On April 11, the Sudanese military carried out a takeover against President Omar al-Bashir, Sudan’s dictator for the past 30 years. The military takeover came after months of popular protests, with citizens demanding a democratic transition.
General Awad Ibn Auf, an ally of Bashir’s, became president — but just for a day. On April 12, Ibn Auf bowed out as the protests continued. Lt. General Abdel-Fattah Burhan then assumed power.

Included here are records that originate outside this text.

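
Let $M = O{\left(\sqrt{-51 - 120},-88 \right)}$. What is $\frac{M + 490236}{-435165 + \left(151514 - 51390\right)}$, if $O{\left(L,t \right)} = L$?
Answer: $- \frac{490236}{335041} - \frac{3 i \sqrt{19}}{335041} \approx -1.4632 - 3.903 \cdot 10^{-5} i$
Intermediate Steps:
$M = 3 i \sqrt{19}$ ($M = \sqrt{-51 - 120} = \sqrt{-171} = 3 i \sqrt{19} \approx 13.077 i$)
$\frac{M + 490236}{-435165 + \left(151514 - 51390\right)} = \frac{3 i \sqrt{19} + 490236}{-435165 + \left(151514 - 51390\right)} = \frac{490236 + 3 i \sqrt{19}}{-435165 + \left(151514 - 51390\right)} = \frac{490236 + 3 i \sqrt{19}}{-435165 + 100124} = \frac{490236 + 3 i \sqrt{19}}{-335041} = \left(490236 + 3 i \sqrt{19}\right) \left(- \frac{1}{335041}\right) = - \frac{490236}{335041} - \frac{3 i \sqrt{19}}{335041}$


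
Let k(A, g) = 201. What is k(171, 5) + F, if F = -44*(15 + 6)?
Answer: -723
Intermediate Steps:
F = -924 (F = -44*21 = -924)
k(171, 5) + F = 201 - 924 = -723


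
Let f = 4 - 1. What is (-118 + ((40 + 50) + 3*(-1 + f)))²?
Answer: 484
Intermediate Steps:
f = 3
(-118 + ((40 + 50) + 3*(-1 + f)))² = (-118 + ((40 + 50) + 3*(-1 + 3)))² = (-118 + (90 + 3*2))² = (-118 + (90 + 6))² = (-118 + 96)² = (-22)² = 484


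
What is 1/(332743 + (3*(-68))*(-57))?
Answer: 1/344371 ≈ 2.9038e-6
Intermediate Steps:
1/(332743 + (3*(-68))*(-57)) = 1/(332743 - 204*(-57)) = 1/(332743 + 11628) = 1/344371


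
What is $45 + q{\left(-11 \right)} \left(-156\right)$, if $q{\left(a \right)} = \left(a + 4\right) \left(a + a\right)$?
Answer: $-23979$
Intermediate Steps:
$q{\left(a \right)} = 2 a \left(4 + a\right)$ ($q{\left(a \right)} = \left(4 + a\right) 2 a = 2 a \left(4 + a\right)$)
$45 + q{\left(-11 \right)} \left(-156\right) = 45 + 2 \left(-11\right) \left(4 - 11\right) \left(-156\right) = 45 + 2 \left(-11\right) \left(-7\right) \left(-156\right) = 45 + 154 \left(-156\right) = 45 - 24024 = -23979$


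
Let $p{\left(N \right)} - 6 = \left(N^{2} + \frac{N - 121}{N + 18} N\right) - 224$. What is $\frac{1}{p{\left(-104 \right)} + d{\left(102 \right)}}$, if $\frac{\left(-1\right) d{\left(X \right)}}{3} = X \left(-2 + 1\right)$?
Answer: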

Despite ousting two autocrats in two days, it’s unclear whether Sudan will transition to democracy in the near term. Here are four things to know about the political situation:
1. Popular mobilization against Bashir intensified over the past four months
Last week’s sudden shifts came amid widespread popular dissatisfaction with Bashir — some of it long-standing. The International Criminal Court accused Bashir of overseeing a genocide in Darfur, in Western Sudan, beginning in 2003. He oversaw a war against what is now South Sudan; this ultimately led to South Sudan’s secession in 2011. More recently, the regime has been fighting conflicts in Blue Nile and South Kordofan states.
These internal wars have had consequences for the country’s economy, including for citizens living outside conflict zones. Fighting wars is expensive. And with South Sudan’s secession, Sudan lost much of its oil revenue and its steady source of foreign reserves. The regime was endemically corrupt as Bashir tried to co-opt rival elites through state resources.